Isotopic fractionation in proteins as a measure of hydrogen bond length

TL;DR

This paper investigates how isotopic fractionation factors in proteins relate to hydrogen bond lengths, using a theoretical model to interpret experimental NMR data and support the existence of short low-barrier hydrogen bonds.

Contribution

It introduces a diabatic state model to calculate fractionation factors as a function of hydrogen bond length, linking vibrational energies to experimental measurements.

Findings

Correlation between fractionation factor and H-bond length established

Model successfully reproduces experimental NMR data

Supports presence of short low-barrier hydrogen bonds in enzymes

Abstract

If a deuterated molecule containing strong intramolecular hydrogen bonds is placed in a hydrogenated solvent it may preferentially exchange deuterium for hydrogen. This preference is due to the difference between the vibrational zero-point energy for hydrogen and deuterium. It is found that the associated fractionation factor $\Phi$ is correlated with the strength of the intramolecular hydrogen bonds. This correlation has been used to determine the length of the H-bonds (donor-acceptor separation) in a diverse range of enzymes and has been argued to support the existence of short low-barrier H-bonds.

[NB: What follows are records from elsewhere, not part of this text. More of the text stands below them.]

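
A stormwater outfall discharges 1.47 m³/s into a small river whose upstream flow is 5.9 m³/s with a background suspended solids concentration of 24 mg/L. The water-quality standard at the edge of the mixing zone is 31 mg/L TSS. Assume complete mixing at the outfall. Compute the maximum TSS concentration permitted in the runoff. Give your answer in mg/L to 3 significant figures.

59.1 mg/L

Mass balance: 31·7.37 = 1.47·Cₑ + 5.9·24.
Cₑ = (228.5 − 141.6) / 1.47 = 59.1 mg/L.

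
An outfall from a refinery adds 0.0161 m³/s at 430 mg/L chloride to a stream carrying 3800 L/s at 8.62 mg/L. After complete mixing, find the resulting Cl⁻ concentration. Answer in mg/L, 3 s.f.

10.4 mg/L

3800 L/s = 3.8 m³/s.
By mass balance at complete mixing, C = (0.0161·430 + 3.8·8.62) / (0.0161 + 3.8) = 39.68/3.816 = 10.4 mg/L.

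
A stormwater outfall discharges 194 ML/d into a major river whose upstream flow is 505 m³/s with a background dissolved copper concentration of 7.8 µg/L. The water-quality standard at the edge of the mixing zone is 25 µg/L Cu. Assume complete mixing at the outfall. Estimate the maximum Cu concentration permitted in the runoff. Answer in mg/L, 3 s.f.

194 ML/d = 2.245 m³/s.
7.8 µg/L = 0.0078 mg/L.
25 µg/L = 0.025 mg/L.
Mass balance: 0.025·507.2 = 2.245·Cₑ + 505·0.0078.
Cₑ = (12.68 − 3.939) / 2.245 = 3.893 mg/L.

3.89 mg/L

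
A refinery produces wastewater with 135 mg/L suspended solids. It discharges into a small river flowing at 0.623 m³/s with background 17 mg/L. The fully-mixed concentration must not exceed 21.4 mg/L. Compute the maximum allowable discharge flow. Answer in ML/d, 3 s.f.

Mass balance at complete mixing: C_std·(Q_w + Q_r) = Q_w·C_e + Q_r·C_b.
Rearranging, Q_w = Q_r·(C_std − C_b)/(C_e − C_std) = 0.623·(21.4 − 17) / (135 − 21.4) = 0.02413 m³/s.
= 2.085 ML/d.

2.08 ML/d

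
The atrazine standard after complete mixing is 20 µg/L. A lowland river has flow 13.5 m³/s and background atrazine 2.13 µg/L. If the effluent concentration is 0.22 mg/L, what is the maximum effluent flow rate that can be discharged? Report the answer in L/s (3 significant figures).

1210 L/s

2.13 µg/L = 0.00213 mg/L.
20 µg/L = 0.02 mg/L.
Mass balance at complete mixing: C_std·(Q_w + Q_r) = Q_w·C_e + Q_r·C_b.
Rearranging, Q_w = Q_r·(C_std − C_b)/(C_e − C_std) = 13.5·(0.02 − 0.00213) / (0.22 − 0.02) = 1.206 m³/s.
= 1206 L/s.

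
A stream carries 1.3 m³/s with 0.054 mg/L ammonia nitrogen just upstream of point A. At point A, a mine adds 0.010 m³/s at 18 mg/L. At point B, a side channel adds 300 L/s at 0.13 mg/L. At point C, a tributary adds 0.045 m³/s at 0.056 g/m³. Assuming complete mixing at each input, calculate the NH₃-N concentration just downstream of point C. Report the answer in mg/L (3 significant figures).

After input A: C = (1.3·0.054 + 0.01·18) / 1.31 = 0.191 mg/L.
300 L/s = 0.3 m³/s.
After input B: C = (1.31·0.191 + 0.3·0.13) / 1.61 = 0.1796 mg/L.
After input C: C = (1.61·0.1796 + 0.045·0.056) / 1.655 = 0.1763 mg/L.

0.176 mg/L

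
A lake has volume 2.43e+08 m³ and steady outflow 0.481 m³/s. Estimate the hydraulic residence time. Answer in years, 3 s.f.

Q = 0.481 m³/s × 3.156e+07 s/yr = 1.518e+07 m³/yr.
Hydraulic residence time τ = V/Q = 2.43e+08/1.518e+07 = 16.01 yr.

16.0 yr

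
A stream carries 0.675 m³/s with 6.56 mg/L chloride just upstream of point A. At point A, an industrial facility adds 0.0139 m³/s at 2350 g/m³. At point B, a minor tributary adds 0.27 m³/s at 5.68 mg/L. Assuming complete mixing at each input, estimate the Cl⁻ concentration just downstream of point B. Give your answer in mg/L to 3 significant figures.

40.3 mg/L

After input A: C = (0.675·6.56 + 0.0139·2350) / 0.6889 = 53.84 mg/L.
After input B: C = (0.6889·53.84 + 0.27·5.68) / 0.9589 = 40.28 mg/L.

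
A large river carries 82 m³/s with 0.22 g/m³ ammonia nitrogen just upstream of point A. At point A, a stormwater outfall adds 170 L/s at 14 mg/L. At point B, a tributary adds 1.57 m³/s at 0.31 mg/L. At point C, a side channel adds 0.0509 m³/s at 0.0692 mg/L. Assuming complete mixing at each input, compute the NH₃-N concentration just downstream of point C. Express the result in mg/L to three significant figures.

170 L/s = 0.17 m³/s.
After input A: C = (82·0.22 + 0.17·14) / 82.17 = 0.2485 mg/L.
After input B: C = (82.17·0.2485 + 1.57·0.31) / 83.74 = 0.2497 mg/L.
After input C: C = (83.74·0.2497 + 0.0509·0.0692) / 83.79 = 0.2496 mg/L.

0.250 mg/L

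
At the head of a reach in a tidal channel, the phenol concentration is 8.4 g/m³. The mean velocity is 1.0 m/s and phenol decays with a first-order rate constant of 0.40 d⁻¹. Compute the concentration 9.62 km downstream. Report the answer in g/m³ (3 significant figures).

Travel time t = 9.62 km / 1.0 m/s = 9620/1.0 = 9620 s = 0.1113 d.
First-order decay: C = 8.4·exp(−0.40·0.1113) = 8.4·0.9564 = 8.034 g/m³.

8.03 g/m³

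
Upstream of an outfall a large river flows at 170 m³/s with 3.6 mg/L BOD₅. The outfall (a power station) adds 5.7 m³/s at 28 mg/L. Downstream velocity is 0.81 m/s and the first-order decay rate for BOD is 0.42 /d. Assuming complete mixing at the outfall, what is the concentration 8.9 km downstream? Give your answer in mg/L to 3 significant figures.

After complete mixing, C₀ = (5.7·28 + 170·3.6) / 175.7 = 4.392 mg/L.
Travel time t = 8900 m / 0.81 m/s = 1.099e+04 s = 0.1272 d.
C = 4.392·exp(−0.42·0.1272) = 4.392·0.948 = 4.163 mg/L.

4.16 mg/L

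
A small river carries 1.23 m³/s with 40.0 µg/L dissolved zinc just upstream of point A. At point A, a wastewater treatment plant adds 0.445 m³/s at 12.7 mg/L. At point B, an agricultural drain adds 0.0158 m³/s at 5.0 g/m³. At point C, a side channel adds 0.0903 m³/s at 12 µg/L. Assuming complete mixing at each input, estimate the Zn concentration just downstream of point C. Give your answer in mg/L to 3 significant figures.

40.0 µg/L = 0.04 mg/L.
After input A: C = (1.23·0.04 + 0.445·12.7) / 1.675 = 3.403 mg/L.
After input B: C = (1.675·3.403 + 0.0158·5) / 1.691 = 3.418 mg/L.
12 µg/L = 0.012 mg/L.
After input C: C = (1.691·3.418 + 0.0903·0.012) / 1.781 = 3.246 mg/L.

3.25 mg/L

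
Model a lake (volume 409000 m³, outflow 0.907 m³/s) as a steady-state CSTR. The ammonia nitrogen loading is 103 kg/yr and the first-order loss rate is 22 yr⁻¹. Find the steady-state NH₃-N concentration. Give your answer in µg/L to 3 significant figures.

Outflow Q = 0.907 m³/s × 3.156e+07 s/yr = 2.862e+07 m³/yr.
Steady-state CSTR mass balance: W = Q·C + k·V·C, so C = W/(Q + kV).
Q + kV = 2.862e+07 + 22·409000 = 3.762e+07 m³/yr.
C = 103/3.762e+07 = 2.738e-06 kg/m³ = 0.002738 mg/L = 2.738 µg/L.

2.74 µg/L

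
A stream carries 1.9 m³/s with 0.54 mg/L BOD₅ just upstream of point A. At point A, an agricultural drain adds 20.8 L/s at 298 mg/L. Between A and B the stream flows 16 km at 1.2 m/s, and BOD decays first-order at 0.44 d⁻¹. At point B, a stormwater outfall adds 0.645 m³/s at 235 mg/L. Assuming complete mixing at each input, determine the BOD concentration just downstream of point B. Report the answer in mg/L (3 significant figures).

61.7 mg/L

20.8 L/s = 0.0208 m³/s.
After input A: C = (1.9·0.54 + 0.0208·298) / 1.921 = 3.761 mg/L.
Over the 16 km reach to input B (t = 1.333e+04 s = 0.1543 d), decay gives C = 3.761·exp(−0.44·0.1543) = 3.514 mg/L.
After input B: C = (1.921·3.514 + 0.645·235) / 2.566 = 61.71 mg/L.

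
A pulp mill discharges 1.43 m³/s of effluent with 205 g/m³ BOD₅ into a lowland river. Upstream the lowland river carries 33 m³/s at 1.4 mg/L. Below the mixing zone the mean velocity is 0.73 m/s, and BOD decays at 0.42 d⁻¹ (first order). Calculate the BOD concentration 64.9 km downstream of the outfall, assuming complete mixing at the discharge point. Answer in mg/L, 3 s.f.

After complete mixing, C₀ = (1.43·205 + 33·1.4) / 34.43 = 9.856 mg/L.
Travel time t = 6.49e+04 m / 0.73 m/s = 8.89e+04 s = 1.029 d.
C = 9.856·exp(−0.42·1.029) = 9.856·0.6491 = 6.398 mg/L.

6.40 mg/L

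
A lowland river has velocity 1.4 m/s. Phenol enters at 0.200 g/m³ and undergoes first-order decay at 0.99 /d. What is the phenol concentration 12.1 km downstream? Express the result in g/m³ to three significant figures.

Travel time t = 12.1 km / 1.4 m/s = 1.21e+04/1.4 = 8643 s = 0.1 d.
First-order decay: C = 0.200·exp(−0.99·0.1) = 0.200·0.9057 = 0.1811 g/m³.

0.181 g/m³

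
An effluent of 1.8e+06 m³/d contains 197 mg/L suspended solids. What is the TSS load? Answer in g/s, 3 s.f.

1.8e+06 m³/d = 20.83 m³/s.
Mass flux = Q·C = 20.83 m³/s × 197 g/m³ = 4104 g/s.

4100 g/s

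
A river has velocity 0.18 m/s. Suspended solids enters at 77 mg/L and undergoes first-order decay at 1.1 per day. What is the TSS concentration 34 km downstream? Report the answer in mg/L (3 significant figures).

6.95 mg/L

Travel time t = 34 km / 0.18 m/s = 3.4e+04/0.18 = 1.889e+05 s = 2.186 d.
First-order decay: C = 77·exp(−1.1·2.186) = 77·0.09028 = 6.952 mg/L.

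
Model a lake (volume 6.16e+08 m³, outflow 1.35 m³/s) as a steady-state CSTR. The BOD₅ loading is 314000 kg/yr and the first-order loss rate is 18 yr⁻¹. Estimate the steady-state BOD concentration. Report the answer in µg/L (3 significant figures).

28.2 µg/L

Outflow Q = 1.35 m³/s × 3.156e+07 s/yr = 4.26e+07 m³/yr.
Steady-state CSTR mass balance: W = Q·C + k·V·C, so C = W/(Q + kV).
Q + kV = 4.26e+07 + 18·6.16e+08 = 1.113e+10 m³/yr.
C = 314000/1.113e+10 = 2.821e-05 kg/m³ = 0.02821 mg/L = 28.21 µg/L.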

Starting with a potential energy surface based on a simple diabatic state model for H-bonds we calculate $\Phi$ as a function of the proton donor-acceptor distance $R$. For numerical results, we use a parameterization of the model for symmetric O-H.... O bonds. We consider the relative contributions of the O-H stretch vibration, O-H bend vibrations (both in plane and out of plane), tunnelling splitting effects at finite temperature, and the secondary geometric isotope effect. We compare our total $\Phi$ as a function of $R$ with NMR experimental results for enzymes, and in particular with an empirical parametrisation $\Phi(R)$, used previously to determine bond lengths.